While the market for baked goods produced in accordance with time-honoured European tradition is strong, there’s also a growing demand for gluten free baked goods – which requires suppliers to develop new product formulations that deliver on taste and texture while utilising alternatives to traditional bakery ingredients like wheat flour. It’s also important that these can be packaged in such a way as to prevent the possibility of cross-contamination with gluten-containing ingredients.
Specialist supplier of French style frozen breads, pastries and sweets Bakers Maison recently launched a six-pack of gluten free muffins in two on-trend flavours – Choc Chip and Raspberry.
“They have a five day shelf life which is a little different from your usual frozen product,” explains Bakers Maison Head of Sales and Marketing Doug Colville. “We decided to launch in a six-pack because it’s a good size for cafes to store easily and the muffins can be placed on a countertop at the front to attract customers. Also, a sealed six-pack ensures there’s no chance of cross-contamination between the time it’s produced and when it’s opened by the end-user.”

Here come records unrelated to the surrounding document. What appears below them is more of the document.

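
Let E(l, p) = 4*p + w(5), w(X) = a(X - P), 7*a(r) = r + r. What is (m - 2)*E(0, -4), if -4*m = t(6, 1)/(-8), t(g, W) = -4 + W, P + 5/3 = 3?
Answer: 10519/336 ≈ 31.307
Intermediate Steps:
P = 4/3 (P = -5/3 + 3 = 4/3 ≈ 1.3333)
a(r) = 2*r/7 (a(r) = (r + r)/7 = (2*r)/7 = 2*r/7)
w(X) = -8/21 + 2*X/7 (w(X) = 2*(X - 1*4/3)/7 = 2*(X - 4/3)/7 = 2*(-4/3 + X)/7 = -8/21 + 2*X/7)
E(l, p) = 22/21 + 4*p (E(l, p) = 4*p + (-8/21 + (2/7)*5) = 4*p + (-8/21 + 10/7) = 4*p + 22/21 = 22/21 + 4*p)
m = -3/32 (m = -(-4 + 1)/(4*(-8)) = -(-3)*(-1)/(4*8) = -¼*3/8 = -3/32 ≈ -0.093750)
(m - 2)*E(0, -4) = (-3/32 - 2)*(22/21 + 4*(-4)) = -67*(22/21 - 16)/32 = -67/32*(-314/21) = 10519/336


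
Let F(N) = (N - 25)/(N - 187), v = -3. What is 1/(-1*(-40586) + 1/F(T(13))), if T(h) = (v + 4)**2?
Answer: 4/162375 ≈ 2.4634e-5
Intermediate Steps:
T(h) = 1 (T(h) = (-3 + 4)**2 = 1**2 = 1)
F(N) = (-25 + N)/(-187 + N)
1/(-1*(-40586) + 1/F(T(13))) = 1/(-1*(-40586) + 1/((-25 + 1)/(-187 + 1))) = 1/(40586 + 1/(-24/(-186))) = 1/(40586 + 1/(-1/186*(-24))) = 1/(40586 + 1/(4/31)) = 1/(40586 + 31/4) = 1/(162375/4) = 4/162375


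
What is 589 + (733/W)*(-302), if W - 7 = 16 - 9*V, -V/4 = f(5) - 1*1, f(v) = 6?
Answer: -101799/203 ≈ -501.47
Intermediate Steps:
V = -20 (V = -4*(6 - 1*1) = -4*(6 - 1) = -4*5 = -20)
W = 203 (W = 7 + (16 - 9*(-20)) = 7 + (16 + 180) = 7 + 196 = 203)
589 + (733/W)*(-302) = 589 + (733/203)*(-302) = 589 - 221366/203 = -101799/203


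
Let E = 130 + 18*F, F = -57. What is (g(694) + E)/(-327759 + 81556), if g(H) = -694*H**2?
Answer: 334256280/246203 ≈ 1357.6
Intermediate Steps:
E = -896 (E = 130 + 18*(-57) = 130 - 1026 = -896)
(g(694) + E)/(-327759 + 81556) = (-694*694**2 - 896)/(-327759 + 81556) = (-694*481636 - 896)/(-246203) = (-334255384 - 896)*(-1/246203) = -334256280*(-1/246203) = 334256280/246203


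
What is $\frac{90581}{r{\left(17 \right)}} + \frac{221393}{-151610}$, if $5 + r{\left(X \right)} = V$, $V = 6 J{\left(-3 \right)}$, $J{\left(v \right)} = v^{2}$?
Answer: $\frac{13722137153}{7428890} \approx 1847.1$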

In Australia, products labelled gluten free are required by the Food Standards Code to have no detectable gluten and rigorous processes must be in place to ensure this is met. “It’s actually fairly difficult to make baked goods and delicacies like this which are gluten free – there’s a lot of work done behind the scenes to get the flavour profile and texture right and meet all the requirements,” Doug explains. “Our muffins are endorsed by Coeliac Australia which is the organisation supporting people with coeliac disease who have to follow a gluten free diet for life. We put the Coeliac Australia logo on our gluten free muffins to show not only the end-user, but the consumer that the place it was produced is approved by the relevant body.”
Another recent addition to the Bakers Maison range is filled croissants in both Almond and Hazelnut varieties designed for the grab and go snacking market. “In most cafes the Almond Croissants sit at the front of the cabinet and are sized around 200g – we’ve made a slightly smaller option which is more convenient for grab and go, four or five bites and you’re done.”